Op geanimeerde wijze vertelde Ton de Kraay (vakdidacticus Engels, Hogeschool Rotterdam) over de aanleiding en verloop van zijn promotieonderzoek. Uit eigen ervaring weet Ton dat de verschillen tussen de brugklassers bij binnenkomst groot zijn, maar die lijken met Pasen verdwenen. Voor hem was dit aanleiding te kijken naar differentiatiemogelijkheden voor deze groep. Eerst voerde hij een literatuurstudie uit naar de verschillende aanpakken en de traditie van Engels binnen PO en VO. Het PO bleek jong en gericht op het handelen met taal, terwijl Engels in het VO een lange traditie kent en nauwelijks nieuwe ontwikkelingen laat zien in de richting van communicatief taalonderwijs. Een vragenlijst onder docenten bevestigde het beeld uit de literatuurstudie. Op basis van werk van Carol Ann Tomlinson over differentiëren stelde Ton 32 algemeen didactische principes op die dienden als basis voor zijn experiment. Daarbij testte hij de haalbaarheid van een gedifferentieerde aanpak in lessen Engels, die gekenmerkt werden door een hoofdstukbrede taakgerichte aanpak, samenwerkend leren en waarin leerlingen met rubrics werkten waarmee ze zichzelf moesten inschatten en beoordelen op schrijf- en spreekprestaties. De docenten waren enthousiast over het feit dat ze op deze manier meer inzicht kregen over de kennis van en houding ten opzichte van het Engels van de individuele leerlingen. Ietwat wrang was wel dat uiteindelijk slechts drie van de negen docenten met hun klassen aan het hele experiment hebben deelgenomen. De leerlingen waren na afloop significant beter in Engels en het leren van Engels dan de controlegroep. Om over de haalbaarheid van differentiëren een uitspraak te kunnen doen volgde een Delphi-studie. Opzet van zo’n onderzoeksmethode is dat deelnemers in meerdere rondes met verschillende opvattingen van anderen geconfronteerd worden en waar uiteindelijk gestreefd wordt naar consensus. In het onderzoek van Ton  kwam naar voren dat differentiëren volgens de docenten lastig is omdat het zo anders is van wat de collega’s doen en dat ze het niet gewend zijn. De conclusie was dat docenten in hun pogingen tot differentiëren zowel in tijd als fysiek gefaciliteerd moeten worden. Het proefschrift kan hier online worden ingezien.

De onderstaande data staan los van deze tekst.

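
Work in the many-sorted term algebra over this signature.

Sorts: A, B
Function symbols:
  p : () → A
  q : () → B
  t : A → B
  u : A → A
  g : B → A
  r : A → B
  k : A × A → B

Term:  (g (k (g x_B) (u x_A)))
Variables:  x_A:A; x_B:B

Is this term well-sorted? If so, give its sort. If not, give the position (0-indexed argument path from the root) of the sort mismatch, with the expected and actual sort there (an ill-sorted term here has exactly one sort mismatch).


well-sorted; sort = A

      x_B : B
    (g x_B) : A
      x_A : A
    (u x_A) : A
  (k (g x_B) (u x_A)) : B
(g (k (g x_B) (u x_A))) : A


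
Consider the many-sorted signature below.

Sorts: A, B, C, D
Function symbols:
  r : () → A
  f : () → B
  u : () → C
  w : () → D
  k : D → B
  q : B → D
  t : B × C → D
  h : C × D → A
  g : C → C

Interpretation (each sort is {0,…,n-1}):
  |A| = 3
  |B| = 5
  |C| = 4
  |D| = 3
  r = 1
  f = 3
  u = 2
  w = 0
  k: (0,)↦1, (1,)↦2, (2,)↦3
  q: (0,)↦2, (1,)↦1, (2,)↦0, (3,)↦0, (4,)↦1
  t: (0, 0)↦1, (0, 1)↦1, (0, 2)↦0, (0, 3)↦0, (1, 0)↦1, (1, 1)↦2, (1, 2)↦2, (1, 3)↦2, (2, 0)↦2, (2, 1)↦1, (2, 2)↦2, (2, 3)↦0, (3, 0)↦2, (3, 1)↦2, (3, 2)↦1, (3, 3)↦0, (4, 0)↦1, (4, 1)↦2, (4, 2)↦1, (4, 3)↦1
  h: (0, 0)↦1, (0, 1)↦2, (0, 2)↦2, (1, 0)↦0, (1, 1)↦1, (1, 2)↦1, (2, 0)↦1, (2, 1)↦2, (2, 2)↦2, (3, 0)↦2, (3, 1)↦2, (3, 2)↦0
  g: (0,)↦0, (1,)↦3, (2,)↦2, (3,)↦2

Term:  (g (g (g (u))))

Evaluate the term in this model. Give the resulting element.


  u = 2
  (g (u)) = g(2,) = 2
  (g (g (u))) = g(2,) = 2
  (g (g (g (u)))) = g(2,) = 2

value = 2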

Na Tons uiteenzetting over zijn onderzoek gingen de opleiders in groepen in gesprek over de haalbaarheid van differentiëren en wat er nu tijdens de opleiding door hen aan differentiëren wordt aangereikt. In een inspirerende uitwisselingen kwamen verschillende opleidingsdidactische voorbeelden op tafel, zoals de-hele-taak-eerst-aanpak, een gedifferentieerde les na een toetsanalyse; een gedifferentieerde aanpak die studenten zelf ondergaan, b.v. in de vorm van een taalworkshop waarin studenten zelf keuzes maken over oefenvormen op basis van hun eigen taalvaardigheid.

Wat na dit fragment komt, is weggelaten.